Der Verwaltungsgerichtshof sieht sich durch das Beschwerdevorbringen auch nicht zu einem Vorgehen nach Art 139 Abs 1 B-VG veranlasst. Dem Wortlaut des § 14a des Steiermärkischen Lustbarkeitsabgabegesetzes 1950 bzw § 4 Abs 5 Z 4 des Steiermärkischen Lustbarkeitsabgabegesetzes 2003 ist zu entnehmen, dass der Verordnungsgeber nicht gehindert ist, ohne weitere Differenzierungen für alle Geldspielapparate den in dieser Gesetzesstelle festgelegten Höchstbetrag an Abgaben anzuordnen (vgl das hg Erkenntnis vom 20. November 1997, 96/15/0068, mit Hinweis auf das Erkenntnis des Verfassungsgerichtshofes vom 9. März 1989, V 20/88, VfSlg. 12011, und das hg Erkenntnis vom 24. Juni 2004, 2004/15/0027). Durch die gegenständliche Abgabe sollen reine Geldspielapparate zur Eindämmung eines Missbrauches besonders besteuert werden. Dem Lenkungszweck der Abgabe wird durch einen Pauschalbetrag pro Apparat und Betriebsmonat entsprochen.
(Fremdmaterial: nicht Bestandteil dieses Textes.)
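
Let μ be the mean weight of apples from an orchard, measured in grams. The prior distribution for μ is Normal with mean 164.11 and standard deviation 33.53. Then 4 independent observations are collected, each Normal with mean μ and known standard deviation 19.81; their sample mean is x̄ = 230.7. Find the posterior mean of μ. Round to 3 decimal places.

Posterior mean ≈ 225.355

Prior precision 1/τ₀² = 1/33.53² = 0.00088947; data precision n/σ² = 4/19.81² = 0.0101927.
Posterior precision = 0.00088947 + 0.0101927 = 0.0110822.
Posterior mean = (0.00088947·164.11 + 0.0101927·230.7) / 0.0110822 = 225.355.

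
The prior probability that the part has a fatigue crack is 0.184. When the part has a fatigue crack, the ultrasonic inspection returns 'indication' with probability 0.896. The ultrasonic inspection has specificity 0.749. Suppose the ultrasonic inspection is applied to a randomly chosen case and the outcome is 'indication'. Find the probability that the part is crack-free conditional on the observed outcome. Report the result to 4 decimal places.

Let H be the event that the part has a fatigue crack. P(H) = 0.184, so P(¬H) = 0.816. With E the 'indication' result, P(E|H) = 0.896 and P(E|¬H) = 0.251.
P(E) = 0.896·0.184 + 0.251·0.816 = 0.16486 + 0.20482 = 0.36968.
By Bayes' theorem, P(H|E) = 0.16486 / 0.36968 = 0.4460. Hence P(¬H|E) = 1 − 0.4460 = 0.5540.

P(¬H | E) ≈ 0.5540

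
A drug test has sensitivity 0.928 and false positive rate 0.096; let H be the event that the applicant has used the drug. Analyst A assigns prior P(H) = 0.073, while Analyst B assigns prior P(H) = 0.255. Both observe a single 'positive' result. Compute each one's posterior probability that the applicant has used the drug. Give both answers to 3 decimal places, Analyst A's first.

P('+'|H) = 0.928, P('+'|¬H) = 0.096.
Analyst A: numerator 0.928·0.073 = 0.067744; evidence = 0.067744+0.096·0.927 = 0.15674; posterior = 0.432.
Analyst B: numerator 0.928·0.255 = 0.23664; evidence = 0.23664+0.096·0.745 = 0.30816; posterior = 0.768.

Analyst A: 0.432; Analyst B: 0.768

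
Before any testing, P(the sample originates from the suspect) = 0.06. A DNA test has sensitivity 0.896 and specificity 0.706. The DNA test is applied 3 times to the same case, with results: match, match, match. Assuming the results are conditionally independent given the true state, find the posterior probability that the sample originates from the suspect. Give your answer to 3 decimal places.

Let H be the event that the sample originates from the suspect; start with P(H) = 0.06. P('match'|H) = 0.896, P('match'|¬H) = 0.294.
Update on result 1 ('match'): P(H) ← 0.896·0.0600 / (0.896·0.0600 + 0.294·0.9400) = 0.053760/0.33012 = 0.1628.
Update on result 2 ('match'): P(H) ← 0.896·0.1628 / (0.896·0.1628 + 0.294·0.8372) = 0.14591/0.39204 = 0.3722.
Update on result 3 ('match'): P(H) ← 0.896·0.3722 / (0.896·0.3722 + 0.294·0.6278) = 0.33349/0.51806 = 0.6437.

Posterior P(H) ≈ 0.644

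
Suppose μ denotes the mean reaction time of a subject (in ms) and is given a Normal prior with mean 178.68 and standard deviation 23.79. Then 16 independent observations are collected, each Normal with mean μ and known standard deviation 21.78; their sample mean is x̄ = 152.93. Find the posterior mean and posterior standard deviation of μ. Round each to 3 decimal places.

With known σ, the Normal prior is conjugate. Weight on the data is w = (n/σ²)/(n/σ² + 1/τ₀²) = 0.0337291/(0.0337291+0.00176690) = 0.95022.
Posterior mean = w·x̄ + (1−w)·μ₀ = 0.95022·152.93 + 0.049777·178.68 = 154.212. Posterior variance = 1/(0.0337291+0.00176690) = 28.1722, so SD = 5.308.

Posterior mean ≈ 154.212; posterior SD ≈ 5.308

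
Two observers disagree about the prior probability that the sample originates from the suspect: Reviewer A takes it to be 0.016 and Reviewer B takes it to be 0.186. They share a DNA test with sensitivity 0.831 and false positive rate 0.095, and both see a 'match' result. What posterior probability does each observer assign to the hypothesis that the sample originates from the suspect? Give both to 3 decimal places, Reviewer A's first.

P('+'|H) = 0.831, P('+'|¬H) = 0.095.
Reviewer A: numerator 0.831·0.016 = 0.013296; evidence = 0.013296+0.095·0.984 = 0.10678; posterior = 0.125.
Reviewer B: numerator 0.831·0.186 = 0.15457; evidence = 0.15457+0.095·0.814 = 0.23190; posterior = 0.667.

Reviewer A: 0.125; Reviewer B: 0.667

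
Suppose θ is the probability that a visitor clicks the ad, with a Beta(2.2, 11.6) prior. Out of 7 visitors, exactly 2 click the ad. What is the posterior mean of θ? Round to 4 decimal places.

Observing 2 successes and 5 failures updates Beta(2.2, 11.6) by adding the success and failure counts to the two shape parameters: α = 2.2+2 = 4.2, β = 11.6+5 = 16.6.
Posterior mean = α/(α+β) = 4.2/20.8 = 0.2019.

Posterior mean ≈ 0.2019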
Die Beschwerdeführerin bringt abschließend vor, die Erhebung der Vergnügungssteuer widerspreche dem Gemeinschaftsrecht, weil diese Steuer den Charakter einer Umsatzsteuer habe.
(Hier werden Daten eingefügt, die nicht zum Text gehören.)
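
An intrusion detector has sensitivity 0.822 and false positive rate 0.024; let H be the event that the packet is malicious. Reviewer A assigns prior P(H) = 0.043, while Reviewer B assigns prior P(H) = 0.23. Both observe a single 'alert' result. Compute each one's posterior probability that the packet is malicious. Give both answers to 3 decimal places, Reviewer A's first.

P('+'|H) = 0.822, P('+'|¬H) = 0.024.
Reviewer A: numerator 0.822·0.043 = 0.035346; evidence = 0.035346+0.024·0.957 = 0.058314; posterior = 0.606.
Reviewer B: numerator 0.822·0.23 = 0.18906; evidence = 0.18906+0.024·0.77 = 0.20754; posterior = 0.911.

Reviewer A: 0.606; Reviewer B: 0.911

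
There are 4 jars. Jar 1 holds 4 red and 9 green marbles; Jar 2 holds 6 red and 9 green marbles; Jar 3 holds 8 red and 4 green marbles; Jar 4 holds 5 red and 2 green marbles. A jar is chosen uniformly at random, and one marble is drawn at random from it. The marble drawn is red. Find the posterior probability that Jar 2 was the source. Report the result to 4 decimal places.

Posterior probability ≈ 0.1915

Tabulate prior·likelihood by source: [1] prior 0.25, lik 0.3077, product 0.07692; [2] prior 0.25, lik 0.4, product 0.1000; [3] prior 0.25, lik 0.6667, product 0.1667; [4] prior 0.25, lik 0.7143, product 0.1786.
Normalizing constant = 0.52216; the posterior for Jar 2 is its product over the sum, 0.1000/0.52216 = 0.1915.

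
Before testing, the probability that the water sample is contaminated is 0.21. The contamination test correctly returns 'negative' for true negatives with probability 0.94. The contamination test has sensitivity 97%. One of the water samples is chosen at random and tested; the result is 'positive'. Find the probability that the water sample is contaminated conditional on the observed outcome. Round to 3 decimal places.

Let H be the event that the water sample is contaminated. P(H) = 0.21, so P(¬H) = 0.79. With E the 'positive' result, P(E|H) = 0.97 and P(E|¬H) = 0.06.
P(E) = 0.97·0.21 + 0.06·0.79 = 0.20370 + 0.047400 = 0.25110.
By Bayes' theorem, P(H|E) = 0.20370 / 0.25110 = 0.811.

P(H | E) ≈ 0.811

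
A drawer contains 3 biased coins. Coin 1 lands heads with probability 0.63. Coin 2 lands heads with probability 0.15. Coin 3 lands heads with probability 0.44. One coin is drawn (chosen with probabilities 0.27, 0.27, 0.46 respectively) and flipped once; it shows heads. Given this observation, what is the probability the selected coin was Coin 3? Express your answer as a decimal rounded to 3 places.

Posterior probability ≈ 0.490

P(heads|C1) = 0.63; P(heads|C2) = 0.15; P(heads|C3) = 0.44.
Prior × likelihood for each source: 0.27·0.63=0.1701, 0.27·0.15=0.04050, 0.46·0.44=0.2024. Summing gives P(heads) = 0.41300.
P(Coin 3 | heads) = 0.2024 / 0.41300 = 0.490.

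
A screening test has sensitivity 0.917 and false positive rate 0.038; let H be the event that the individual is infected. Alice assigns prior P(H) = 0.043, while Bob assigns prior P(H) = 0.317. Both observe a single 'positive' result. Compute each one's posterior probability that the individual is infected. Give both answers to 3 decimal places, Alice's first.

Alice: 0.520; Bob: 0.918

P('+'|H) = 0.917, P('+'|¬H) = 0.038.
Alice: numerator 0.917·0.043 = 0.039431; evidence = 0.039431+0.038·0.957 = 0.075797; posterior = 0.520.
Bob: numerator 0.917·0.317 = 0.29069; evidence = 0.29069+0.038·0.683 = 0.31664; posterior = 0.918.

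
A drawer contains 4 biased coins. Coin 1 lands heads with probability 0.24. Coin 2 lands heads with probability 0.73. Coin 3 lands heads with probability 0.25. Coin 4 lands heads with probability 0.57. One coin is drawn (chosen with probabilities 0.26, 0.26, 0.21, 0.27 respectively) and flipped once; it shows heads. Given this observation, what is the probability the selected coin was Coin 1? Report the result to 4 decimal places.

P(heads|C1) = 0.24; P(heads|C2) = 0.73; P(heads|C3) = 0.25; P(heads|C4) = 0.57.
Prior × likelihood for each source: 0.26·0.24=0.06240, 0.26·0.73=0.1898, 0.21·0.25=0.05250, 0.27·0.57=0.1539. Summing gives P(heads) = 0.45860.
P(Coin 1 | heads) = 0.06240 / 0.45860 = 0.1361.

Posterior probability ≈ 0.1361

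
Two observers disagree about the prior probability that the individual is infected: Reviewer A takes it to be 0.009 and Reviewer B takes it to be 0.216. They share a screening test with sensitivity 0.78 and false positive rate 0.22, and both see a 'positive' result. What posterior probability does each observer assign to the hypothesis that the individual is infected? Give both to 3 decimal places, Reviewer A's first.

P('+'|H) = 0.78, P('+'|¬H) = 0.22.
Reviewer A: numerator 0.78·0.009 = 0.0070200; evidence = 0.0070200+0.22·0.991 = 0.22504; posterior = 0.031.
Reviewer B: numerator 0.78·0.216 = 0.16848; evidence = 0.16848+0.22·0.784 = 0.34096; posterior = 0.494.

Reviewer A: 0.031; Reviewer B: 0.494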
Der Verwaltungsgerichtshof hat in seinen - Lustbarkeitsabgaben betreffenden - Erkenntnissen vom 31. Oktober 2000, 98/15/0033, und vom 4. April 2001, 98/15/0149, ausgeführt, dass nach ständiger Rechtsprechung des EuGH Artikel 33 der Sechsten Mehrwertsteuerrichtlinie, 77/388/EWG, der den Mitgliedstaaten die Befugnis zur Beibehaltung oder Einführung bestimmter indirekter Abgaben nur belässt, sofern es sich dabei nicht um Abgaben handelt, die den Charakter von Umsatzsteuern haben, verhindern soll, dass die Mitgliedstaaten Steuern, Abgaben und Gebühren erheben, welche die wesentlichen Merkmale der Mehrwertsteuer aufweisen. Diese wesentlichen Merkmale sind: Die Mehrwertsteuer gilt ganz allgemein für alle Umsätze mit Gegenständen und Dienstleistungen; sie ist, unabhängig von der Anzahl der Geschäfte, proportional zum Preis dieser Gegenstände und Dienstleistungen; sie wird auf jeder Stufe der Erzeugung und des Vertriebs erhoben; sie erfasst schließlich den Mehrwert der Gegenstände und Dienstleistungen, dh, die bei einem Umsatz entstehende Steuer wird unter Abzug der Steuer berechnet, die bei dem vorhergehenden Umsatz entrichtet worden ist.

Die Vergnügungssteuer betreffend Geldspielapparate ist keine allgemeine Steuer iSd vorstehenden Ausführung, da sie nicht darauf abzielt, sämtliche Umsätze in Österreich zu erfassen. Die Abgabe erfasst eben nur die Veranstaltung von (bestimmten) Lustbarkeiten. Schon daraus ergibt sich, dass der Erhebung der Abgabe Artikel 33 der Sechsten Mehrwertsteuerrichtlinie nicht entgegensteht.

Da bereits der Inhalt der Beschwerde erkennen lässt, dass die von der Beschwerdeführerin behauptete Rechtsverletzung nicht vorliegt, war die Beschwerde gemäß § 35 Abs 1 VwGG ohne weiteres Verfahren in nichtöffentlicher Sitzung als unbegründet abzuweisen.